Step-by-step explanation:

Notice that the ladder doesn't change its length in the process.

So let's start from the initial situation , finding the distance from the ground at which the ladder touches the wall when the angle with the ground is 70^o. Notice that this situation is represented by a right angle triangle with the right angle between the wall and the ground (see attached image), and that we can use the sine function to find the side opposite to the 70 degree angle:

$sin(70^o)=\frac{opposite}{hypotenuse} \\sin(70^o)=\frac{h}{10}\\h=10\, sin(70^o) \approx 9.4 \,\,m$

therefore 9.4 meters is approximately the height at which the ladder touches the wall initially.

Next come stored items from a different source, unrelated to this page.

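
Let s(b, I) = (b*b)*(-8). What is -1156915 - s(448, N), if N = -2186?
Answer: 448717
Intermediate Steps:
s(b, I) = -8*b**2 (s(b, I) = b**2*(-8) = -8*b**2)
-1156915 - s(448, N) = -1156915 - (-8)*448**2 = -1156915 - (-8)*200704 = -1156915 - 1*(-1605632) = -1156915 + 1605632 = 448717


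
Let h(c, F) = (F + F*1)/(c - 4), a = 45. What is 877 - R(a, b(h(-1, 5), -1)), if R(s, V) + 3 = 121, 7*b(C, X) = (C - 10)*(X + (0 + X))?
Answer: 759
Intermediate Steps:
h(c, F) = 2*F/(-4 + c) (h(c, F) = (F + F)/(-4 + c) = (2*F)/(-4 + c) = 2*F/(-4 + c))
b(C, X) = 2*X*(-10 + C)/7 (b(C, X) = ((C - 10)*(X + (0 + X)))/7 = ((-10 + C)*(X + X))/7 = ((-10 + C)*(2*X))/7 = (2*X*(-10 + C))/7 = 2*X*(-10 + C)/7)
R(s, V) = 118 (R(s, V) = -3 + 121 = 118)
877 - R(a, b(h(-1, 5), -1)) = 877 - 1*118 = 877 - 118 = 759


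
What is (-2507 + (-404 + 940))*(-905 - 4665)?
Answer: 10978470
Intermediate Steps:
(-2507 + (-404 + 940))*(-905 - 4665) = (-2507 + 536)*(-5570) = -1971*(-5570) = 10978470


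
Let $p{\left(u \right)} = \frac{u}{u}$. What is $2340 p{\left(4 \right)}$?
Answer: $2340$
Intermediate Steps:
$p{\left(u \right)} = 1$
$2340 p{\left(4 \right)} = 2340 \cdot 1 = 2340$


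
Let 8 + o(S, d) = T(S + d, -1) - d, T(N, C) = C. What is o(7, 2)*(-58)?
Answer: 638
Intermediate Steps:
o(S, d) = -9 - d (o(S, d) = -8 + (-1 - d) = -9 - d)
o(7, 2)*(-58) = (-9 - 1*2)*(-58) = (-9 - 2)*(-58) = -11*(-58) = 638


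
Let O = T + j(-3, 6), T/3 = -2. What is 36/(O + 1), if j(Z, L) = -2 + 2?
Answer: -36/5 ≈ -7.2000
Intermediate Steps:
T = -6 (T = 3*(-2) = -6)
j(Z, L) = 0
O = -6 (O = -6 + 0 = -6)
36/(O + 1) = 36/(-6 + 1) = 36/(-5) = -⅕*36 = -36/5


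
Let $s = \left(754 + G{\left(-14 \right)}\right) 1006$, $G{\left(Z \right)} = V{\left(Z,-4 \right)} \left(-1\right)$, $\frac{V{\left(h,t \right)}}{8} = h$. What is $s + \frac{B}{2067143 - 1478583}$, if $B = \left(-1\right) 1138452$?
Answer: $\frac{18312499261}{21020} \approx 8.7119 \cdot 10^{5}$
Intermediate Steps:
$V{\left(h,t \right)} = 8 h$
$G{\left(Z \right)} = - 8 Z$ ($G{\left(Z \right)} = 8 Z \left(-1\right) = - 8 Z$)
$B = -1138452$
$s = 871196$ ($s = \left(754 - -112\right) 1006 = \left(754 + 112\right) 1006 = 866 \cdot 1006 = 871196$)
$s + \frac{B}{2067143 - 1478583} = 871196 - \frac{1138452}{2067143 - 1478583} = 871196 - \frac{1138452}{588560} = 871196 - \frac{40659}{21020} = \frac{18312499261}{21020}$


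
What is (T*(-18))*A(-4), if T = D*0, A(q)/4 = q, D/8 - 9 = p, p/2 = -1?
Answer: 0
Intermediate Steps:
p = -2 (p = 2*(-1) = -2)
D = 56 (D = 72 + 8*(-2) = 72 - 16 = 56)
A(q) = 4*q
T = 0 (T = 56*0 = 0)
(T*(-18))*A(-4) = (0*(-18))*(4*(-4)) = 0*(-16) = 0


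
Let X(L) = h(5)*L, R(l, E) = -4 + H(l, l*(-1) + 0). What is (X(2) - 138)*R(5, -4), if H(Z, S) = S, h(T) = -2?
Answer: 1278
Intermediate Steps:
R(l, E) = -4 - l (R(l, E) = -4 + (l*(-1) + 0) = -4 + (-l + 0) = -4 - l)
X(L) = -2*L
(X(2) - 138)*R(5, -4) = (-2*2 - 138)*(-4 - 1*5) = (-4 - 138)*(-4 - 5) = -142*(-9) = 1278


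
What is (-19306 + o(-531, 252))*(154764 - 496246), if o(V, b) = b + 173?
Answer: 6447521642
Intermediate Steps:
o(V, b) = 173 + b
(-19306 + o(-531, 252))*(154764 - 496246) = (-19306 + (173 + 252))*(154764 - 496246) = (-19306 + 425)*(-341482) = -18881*(-341482) = 6447521642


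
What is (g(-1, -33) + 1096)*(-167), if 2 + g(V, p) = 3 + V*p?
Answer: -188710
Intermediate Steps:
g(V, p) = 1 + V*p (g(V, p) = -2 + (3 + V*p) = 1 + V*p)
(g(-1, -33) + 1096)*(-167) = ((1 - 1*(-33)) + 1096)*(-167) = ((1 + 33) + 1096)*(-167) = (34 + 1096)*(-167) = 1130*(-167) = -188710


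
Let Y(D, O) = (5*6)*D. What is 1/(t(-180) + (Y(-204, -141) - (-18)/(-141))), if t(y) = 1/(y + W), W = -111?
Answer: -13677/83705033 ≈ -0.00016340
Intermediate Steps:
Y(D, O) = 30*D
t(y) = 1/(-111 + y) (t(y) = 1/(y - 111) = 1/(-111 + y))
1/(t(-180) + (Y(-204, -141) - (-18)/(-141))) = 1/(1/(-111 - 180) + (30*(-204) - (-18)/(-141))) = 1/(1/(-291) + (-6120 - (-1)*(-18)/141)) = 1/(-1/291 + (-6120 - 1*6/47)) = 1/(-1/291 + (-6120 - 6/47)) = 1/(-1/291 - 287646/47) = 1/(-83705033/13677) = -13677/83705033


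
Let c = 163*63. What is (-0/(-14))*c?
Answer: 0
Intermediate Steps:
c = 10269
(-0/(-14))*c = -0/(-14)*10269 = -0*(-1)/14*10269 = -2*0*10269 = 0*10269 = 0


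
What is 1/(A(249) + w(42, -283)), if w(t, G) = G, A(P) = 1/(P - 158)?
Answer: -91/25752 ≈ -0.0035337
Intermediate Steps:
A(P) = 1/(-158 + P)
1/(A(249) + w(42, -283)) = 1/(1/(-158 + 249) - 283) = 1/(1/91 - 283) = 1/(-25752/91) = -91/25752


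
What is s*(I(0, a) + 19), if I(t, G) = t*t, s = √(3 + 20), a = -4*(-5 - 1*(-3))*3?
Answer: 19*√23 ≈ 91.121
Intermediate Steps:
a = 24 (a = -4*(-5 + 3)*3 = -4*(-2)*3 = 8*3 = 24)
s = √23 ≈ 4.7958
I(t, G) = t²
s*(I(0, a) + 19) = √23*(0² + 19) = √23*(0 + 19) = √23*19 = 19*√23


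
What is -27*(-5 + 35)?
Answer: -810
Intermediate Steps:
-27*(-5 + 35) = -27*30 = -810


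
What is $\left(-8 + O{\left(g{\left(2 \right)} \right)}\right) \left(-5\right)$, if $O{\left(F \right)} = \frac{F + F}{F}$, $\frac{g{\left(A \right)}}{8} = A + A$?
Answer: $30$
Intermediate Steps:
$g{\left(A \right)} = 16 A$ ($g{\left(A \right)} = 8 \left(A + A\right) = 8 \cdot 2 A = 16 A$)
$O{\left(F \right)} = 2$ ($O{\left(F \right)} = \frac{2 F}{F} = 2$)
$\left(-8 + O{\left(g{\left(2 \right)} \right)}\right) \left(-5\right) = \left(-8 + 2\right) \left(-5\right) = \left(-6\right) \left(-5\right) = 30$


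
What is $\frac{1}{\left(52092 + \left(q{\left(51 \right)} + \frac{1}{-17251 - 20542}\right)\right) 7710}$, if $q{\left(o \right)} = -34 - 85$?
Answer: $\frac{37793}{15144102183480} \approx 2.4956 \cdot 10^{-9}$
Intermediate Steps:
$q{\left(o \right)} = -119$
$\frac{1}{\left(52092 + \left(q{\left(51 \right)} + \frac{1}{-17251 - 20542}\right)\right) 7710} = \frac{1}{\left(52092 - \left(119 - \frac{1}{-17251 - 20542}\right)\right) 7710} = \frac{1}{52092 - \left(119 - \frac{1}{-37793}\right)} \frac{1}{7710} = \frac{1}{52092 - \frac{4497368}{37793}} \cdot \frac{1}{7710} = \frac{1}{\frac{1964215588}{37793}} \cdot \frac{1}{7710} = \frac{37793}{1964215588} \cdot \frac{1}{7710} = \frac{37793}{15144102183480}$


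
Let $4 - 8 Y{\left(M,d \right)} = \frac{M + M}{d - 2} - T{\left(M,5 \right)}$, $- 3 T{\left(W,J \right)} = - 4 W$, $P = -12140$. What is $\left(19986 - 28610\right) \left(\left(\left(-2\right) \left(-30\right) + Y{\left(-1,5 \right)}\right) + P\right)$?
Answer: $\frac{312522980}{3} \approx 1.0417 \cdot 10^{8}$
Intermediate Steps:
$T{\left(W,J \right)} = \frac{4 W}{3}$ ($T{\left(W,J \right)} = - \frac{\left(-4\right) W}{3} = \frac{4 W}{3}$)
$Y{\left(M,d \right)} = \frac{1}{2} + \frac{M}{6} - \frac{M}{4 \left(-2 + d\right)}$ ($Y{\left(M,d \right)} = \frac{1}{2} - \frac{\frac{M + M}{d - 2} - \frac{4 M}{3}}{8} = \frac{1}{2} - \frac{\frac{2 M}{-2 + d} - \frac{4 M}{3}}{8} = \frac{1}{2} - \frac{- \frac{4 M}{3} + \frac{2 M}{-2 + d}}{8} = \frac{1}{2} + \left(\frac{M}{6} - \frac{M}{4 \left(-2 + d\right)}\right) = \frac{1}{2} + \frac{M}{6} - \frac{M}{4 \left(-2 + d\right)}$)
$\left(19986 - 28610\right) \left(\left(\left(-2\right) \left(-30\right) + Y{\left(-1,5 \right)}\right) + P\right) = \left(19986 - 28610\right) \left(\left(\left(-2\right) \left(-30\right) + \frac{-12 - -7 + 6 \cdot 5 + 2 \left(-1\right) 5}{12 \left(-2 + 5\right)}\right) - 12140\right) = - 8624 \left(\left(60 + \frac{-12 + 7 + 30 - 10}{12 \cdot 3}\right) - 12140\right) = - 8624 \left(\left(60 + \frac{1}{12} \cdot \frac{1}{3} \cdot 15\right) - 12140\right) = - 8624 \left(\left(60 + \frac{5}{12}\right) - 12140\right) = - 8624 \left(\frac{725}{12} - 12140\right) = \left(-8624\right) \left(- \frac{144955}{12}\right) = \frac{312522980}{3}$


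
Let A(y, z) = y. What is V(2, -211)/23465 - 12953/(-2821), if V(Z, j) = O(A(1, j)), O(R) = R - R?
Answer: 12953/2821 ≈ 4.5916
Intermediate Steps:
O(R) = 0
V(Z, j) = 0
V(2, -211)/23465 - 12953/(-2821) = 0/23465 - 12953/(-2821) = 0*(1/23465) - 12953*(-1/2821) = 0 + 12953/2821 = 12953/2821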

Now, if the tip of the ladder goes down the wall 4 meters, it is now at 9.4 m - 4 m = 5.4 m from the ground. We can therefore use again the sine function to solve for the new angle:

$sin(x)=\frac{opposite}{hypotenuse} \\sin(x)=\frac{5.4}{10} \\sin(x)=0.54\\x=arcsin(0.54)\\x= 32.7^o$

To answer the second question we need to find the original distance from the wall that the bottom of the ladder was originally, and for that we can use the cosine function:

$cos(70^o)=\frac{adjacent}{hypotenuse} \\cos(70^o)=\frac{x}{10}\\x=10\,cos(70^o)\\x\approx 3.4 \,\,m$

Now fro the new position of the bottom of the ladder relative to the wall:

$cos(32.7^o)=\frac{adjacent}{10} \\adjacent=10\,cos(32.7^o)\\adjacent\approx 8.4\,\,m$

then the difference in between those two distances is what we need:

8.4 m - 3.4 m = 5 m